ISLAMABAD: The International Monetary Fund (IMF) has rejected the government’s request for a downward revision in the revenue target for the ongoing fiscal year (FY20), adding to the difficulties of the Federal Board of Revenue (FBR), which already recorded a revenue shortfall of over Rs160 billion in the first quarter of FY20.
FBR Chairman Shabbar Zaidi has confirmed that the IMF has not accepted the request to reduce the revenue target of Rs5.5 trillion set for FY20. He, however, claimed that talks with the IMF for flexibility in the target were still underway.
“We are hopeful that IMF will consider our request,” Zaidi said while talking to media after a meeting of the Senate’s Standing Committee on Finance and Revenue on Monday.
In reply to a query, the FBR chairman said that proposals regarding the establishment of Pakistan Revenue Authority have been postponed “but reforms in the FBR were being introduced”.
“The restructuring process of FBR is well underway. It’s only that the timeline for restructuring has been changed,” he said, adding that a committee has been formed to supervise the proposed restructuring of the board.
Earlier, while briefing the committee, the FBR chairman stated that the powers of Customs would not be transferred for the next two years. Only those officials against whom there were complaints were being targeted, he added.
Giving the details of revenue collected so far in the Financial Year 2019-20, Zaidi informed the committee that FBR has collected Rs1,280 billion in the first four months of FY20, as against the target of Rs1,447 billion. He maintained that the figure was 16.3pc higher than in the same period of last year.
The committee was informed that 888,748 out of 2,655,081 return filers were new taxpayers and that the number of individuals that availed the Asset Declaration Ordinance 2019, stood at 124,208.
During the meeting, the committee members expressed concerns over the failure of FBR and Customs in controlling the menace of smuggling.
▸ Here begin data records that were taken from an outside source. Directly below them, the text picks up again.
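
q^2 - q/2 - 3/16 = (q - 3/4)*(q + 1/4)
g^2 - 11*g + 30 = (g - 6)*(g - 5)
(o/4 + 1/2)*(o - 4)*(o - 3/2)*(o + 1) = o^4/4 - 5*o^3/8 - 17*o^2/8 + 7*o/4 + 3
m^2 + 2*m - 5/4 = (m - 1/2)*(m + 5/2)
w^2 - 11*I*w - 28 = (w - 7*I)*(w - 4*I)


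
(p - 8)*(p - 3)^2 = p^3 - 14*p^2 + 57*p - 72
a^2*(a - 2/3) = a^3 - 2*a^2/3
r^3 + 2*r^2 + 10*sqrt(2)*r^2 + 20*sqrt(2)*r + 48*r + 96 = (r + 2)*(r + 4*sqrt(2))*(r + 6*sqrt(2))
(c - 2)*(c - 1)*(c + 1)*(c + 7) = c^4 + 5*c^3 - 15*c^2 - 5*c + 14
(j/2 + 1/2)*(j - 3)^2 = j^3/2 - 5*j^2/2 + 3*j/2 + 9/2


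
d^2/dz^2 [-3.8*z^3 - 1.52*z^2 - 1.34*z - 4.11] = -22.8*z - 3.04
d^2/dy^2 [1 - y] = 0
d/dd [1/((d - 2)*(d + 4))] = 2*(-d - 1)/(d^4 + 4*d^3 - 12*d^2 - 32*d + 64)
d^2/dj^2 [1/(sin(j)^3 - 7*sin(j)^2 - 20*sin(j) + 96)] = (-9*sin(j)^6 + 77*sin(j)^5 - 144*sin(j)^4 + 332*sin(j)^3 - 2914*sin(j)^2 - 1656*sin(j) + 2144)/(sin(j)^3 - 7*sin(j)^2 - 20*sin(j) + 96)^3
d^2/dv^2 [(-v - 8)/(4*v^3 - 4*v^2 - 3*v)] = 24*(-4*v^5 - 60*v^4 + 83*v^3 - 8*v^2 - 24*v - 6)/(v^3*(64*v^6 - 192*v^5 + 48*v^4 + 224*v^3 - 36*v^2 - 108*v - 27))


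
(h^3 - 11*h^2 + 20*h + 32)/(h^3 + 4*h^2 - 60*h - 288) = (h^2 - 3*h - 4)/(h^2 + 12*h + 36)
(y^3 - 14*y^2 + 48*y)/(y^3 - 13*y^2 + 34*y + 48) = y/(y + 1)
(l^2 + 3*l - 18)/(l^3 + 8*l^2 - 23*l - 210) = (l - 3)/(l^2 + 2*l - 35)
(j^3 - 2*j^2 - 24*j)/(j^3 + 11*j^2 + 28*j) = (j - 6)/(j + 7)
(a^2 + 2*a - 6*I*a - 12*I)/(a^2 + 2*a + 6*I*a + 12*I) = (a - 6*I)/(a + 6*I)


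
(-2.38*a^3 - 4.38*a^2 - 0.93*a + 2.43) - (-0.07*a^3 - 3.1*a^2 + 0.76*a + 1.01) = -2.31*a^3 - 1.28*a^2 - 1.69*a + 1.42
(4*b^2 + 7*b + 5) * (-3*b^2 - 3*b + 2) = -12*b^4 - 33*b^3 - 28*b^2 - b + 10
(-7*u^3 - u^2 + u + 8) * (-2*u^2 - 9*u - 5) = 14*u^5 + 65*u^4 + 42*u^3 - 20*u^2 - 77*u - 40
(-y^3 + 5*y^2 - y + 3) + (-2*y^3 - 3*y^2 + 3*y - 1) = -3*y^3 + 2*y^2 + 2*y + 2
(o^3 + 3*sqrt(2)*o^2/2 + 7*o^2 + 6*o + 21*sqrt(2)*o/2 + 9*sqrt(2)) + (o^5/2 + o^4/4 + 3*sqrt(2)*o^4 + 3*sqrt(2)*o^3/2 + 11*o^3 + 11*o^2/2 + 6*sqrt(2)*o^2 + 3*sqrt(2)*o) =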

The FBR officials informed the committee that drone and satellite technology was being introduced to curb the smuggling at various points of the porous borders.
On the smuggling of LED TVs, the committee was informed that the ongoing momentum of countrywide enforcement operations against smuggling of goods, including LED TVs, was in full swing.
The committee stressed the need for training of forces that have been granted anti-smuggling powers such as the Coast Guards and Frontier Corps.
Determining whether the recent increase in taxes and duties have contributed to a rise in smuggling of goods, the committee was informed that there was zero per cent tax on raw materials. “This was done specifically to encourage industrialisation.”
The committee encouraged the formulation of legislation in this regard.